May 2023
tl;dr: Use pretrained LLM as flexible and unified manager for a variety of vision tasks.
Overall impression
All vision foundation models are restricted to tasks in a pre-defined form, struggling to match the open-ended task capability. VisionLLM aims to flexibly manage vision-centric tasks (obj det, instance seg, etc) with language instructions.
The main contribution is in the decoder, and seems to be a more user-friendly way to manage/unify multiple tasks than pix2seq v2, and can generate to multi-modal input.

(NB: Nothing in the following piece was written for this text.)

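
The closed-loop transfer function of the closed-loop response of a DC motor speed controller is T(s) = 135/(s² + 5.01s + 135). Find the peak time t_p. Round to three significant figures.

t_p ≈ 0.277 s

Comparing the denominator to s² + 2ζω_n s + ω_n²: ω_n = √135 = 11.6 rad/s, and 2ζω_n = 5.01 so ζ = 5.01/(2·11.6) = 0.216.
ω_d = 11.6·√(1 − 0.216²) = 11.3 rad/s. Then t_p = π/ω_d = 0.277 s.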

Also, VisionLLM uses pretrained LLM, where pix2seq is trained from scratch.
The “output format as query” trick seems a nice way to speed up inference, but it breaks the beauty of the next-token prediction paradigm and has to resort to inductive bias or prior knowledge of specific tasks.
VisionLLM seems to be the only work that can tap into the potential of a pretrained LLM, and also able to output fine-grained control signal (such as bbox coordinates). –> This is a great inspiration to leveraging LLM for prediction and planning for autonomous driving.
Key ideas
- Three parts
- A unified language instructions for vision-language tasks (a flexible and uniform task description format)
- Language-guided image tokenizer.
- LLM-based task decoder.
- Architecture details
- The visual perception tasks did share one common format (C, P).
- The image tokenizer is a bit like Perceiver, also adopted by Flamingo, and DETR. A predefined number of latent input queries are used to cross-attend the image features.
- Output-format-as-query
- this trick in LLM-based task decoder helps solving the slow inference problem of autogressive (or causal, as the paper calls it) models. The output format acts as slots to be filled in, and these queries can generate output all at the same time.
- However, this formulation breaks the beauty and simplicity of using next-token supervision, and has to resort to bipartite matching as in DETR.
- Open-endedness and generalization
- Task description is human-like. Trained with self-instruct to generalize to multiple related or equivalent format.
- The model can generalize to different numbers of segmentation points (with 8 points vs 16 points), and different classes in object detection (detecting more classes, or ignoring more classes), according to a category set (dict).
Technical details
- Other related tasks
- A different way to manage expert models is via APIs like HuggingGPT. It is not quite end-to-end as VisionLLM.
- Visual prompt tuning: gives image and masks as demonstrations. The generalization of the task format to various real-world problem is hard. We need a more generalized format.
- Previous works focus on image to text tasks (such as Flamingo, OFA) but not on vision-perception tasks.
- Visual grounding: locate objects in an image according to natural language discription.
- VisionLLM achieves performance on object detection on-par with detection-specific models.
Notes
- The LLM-based image tokenizer and LLM-based task decoder share the same description of the task.
- The effectiveness and necessity of the language-guided image tokenizer is unclear. –> Can we just use the normal image feature as condition, like in pix2seq? The LLM-based task decoder is indeed very useful and is a user-friendly way to manage vision-centric tasks with enough flexibility.
- How does pix2seq v2 unifies multiple tasks?
- Language-guided image tokenizer. generates language-aware visual features –> How important is this language-awareness? It is important for visual grounding but not for object detection.